# Is she a Shetland?



## aBreeze (Dec 30, 2005)

We bought Stella in the spring of '04 and since then I havnt known what to call her... is she a Shetland? or is she an oversized B Mini? or a cross? or something completely different?!?!?!?! Shes 6 years old, and 39" tall. Sorry about the picture overload...


















































thanks!


----------



## Lewella (Dec 30, 2005)

Since we don't know anything about her background she would be considered a grade small pony. Shetland and oversize mini both imply known breeding which in this instance isn't the case. I see you are in MN also - where did you get her? Any chance you could track down anything on her? Unfortunatly, there are a lot of grade ponies in Minnesota - not all of them started that way but a lot of the old farmers didn't keep up paperwork.


----------



## aBreeze (Dec 30, 2005)

we got her from a pony dealer that were friends with... but he got her from an auction, so tracking her history down would be near impossible. Theres not a whole lot of breeds that small so really wouldnt have had tocome from Shetlands or Mini's or one of the other few breeds that get under 11hh? Im not very educated on pony breeds... really Im not trying to get her a "breed" but really her type...


----------



## Marion (Dec 30, 2005)

I don't what she is, but she is pretty.


----------



## rabbitsfizz (Dec 30, 2005)

I know _exactly_ what she is.

She is a pure bred, TREASURE!!!!!


----------



## EquestraDreams (Dec 30, 2005)

Just wanted to add - Your daughter(?) looks to be a wonderful young horselady!
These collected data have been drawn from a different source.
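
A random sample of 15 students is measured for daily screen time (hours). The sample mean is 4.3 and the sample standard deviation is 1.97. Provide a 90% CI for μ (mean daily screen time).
(3.40, 5.20)

t-interval (σ unknown):
df = n - 1 = 14
t* = 1.761 for 90% confidence

Margin of error = t* · s/√n = 1.761 · 1.97/√15 = 0.90

CI: (3.40, 5.20)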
Very nice riding form!


----------



## kaykay (Dec 30, 2005)

id just call her beautiful


----------



## RJRMINIS (Dec 30, 2005)

She is very pretty.....and looks like she is a wonderful kids horse!!!

She definately is a Treasure!


----------



## keeperofthehorses (Dec 31, 2005)

What a pretty little team! Your little girl and that pony go together like milk and cookies.

I've got to ask, where did you find such a small hackamore?


----------



## Miniv (Dec 31, 2005)

What a beautful little mare! I agree -- a treasure!

As to breeds -- I am guessing she may be a cross between Shetland and Welsh.

MA


----------



## aBreeze (Jan 2, 2006)

thanks everyone! Shes actually my neice and my student. So saying shes got good form just makes me happy! lol, anyways... the hack is actually a horse hack! We just messed with it, shortening here and there, etc... lol just about everything we have is makeshift in some way



Now that I look at those pics... WOW did we have a mess out there... a bagillian halters and leads, tail wrap, buckets all over, brushes all over, hay all over... lead rope hanging since I let Chloe[neice] grab her/tie her up/etc... all well, its done and over with!


----------



## Cronewolf (Jan 2, 2006)

I agree wit Rabbits fizz here she looks a lot like my first pony, who was a Shetland and Chincoteague cross.



rabbitsfizz said:


> I know _exactly_ what she is.  She is a pure bred, TREASURE!!!!!
> 
> 
> 
> ...


----------



## Wally (Jan 11, 2006)

The pics of her are wonderful.

I have a Pure Island bred Shetland , bred in Foula, they forgot to register him so he isn't in the stud book. But it doesn't matter one bit, as he is a dear boy, came to us wild and untamed, now he is going well in harness and is a dear sweet boy.

100% pure bred sweet-heart, same as yours.


----------



## New_Image (Jan 11, 2006)

Aww I think EVERY little girl and boy needs a pony like this little one



:


----------



## Firefall (Jan 15, 2006)

She is so pretty, I love her head. Ya did well!

Congrats! :aktion033:


----------



## susanne (Jan 19, 2006)

Wow -- she's gorgeous and looks like such a sweetie! Her body language shows that she loves your little niece as much or more than your niece loves her.

I don't know if WCMHR has any shows in the midwest, but they do have a category for 38" horses. I bet your niece would have fun with her in open shows, parades and other events.

What a beautiful pair!


----------



## tazz001 (Jan 24, 2006)

Who cares what she is....she is an absolute doll...just what a young rider needs...a dear sweet pony to teach her the way of horsemanship...they look so happy together

and the pics...overload...no way!! They are priceless!!


----------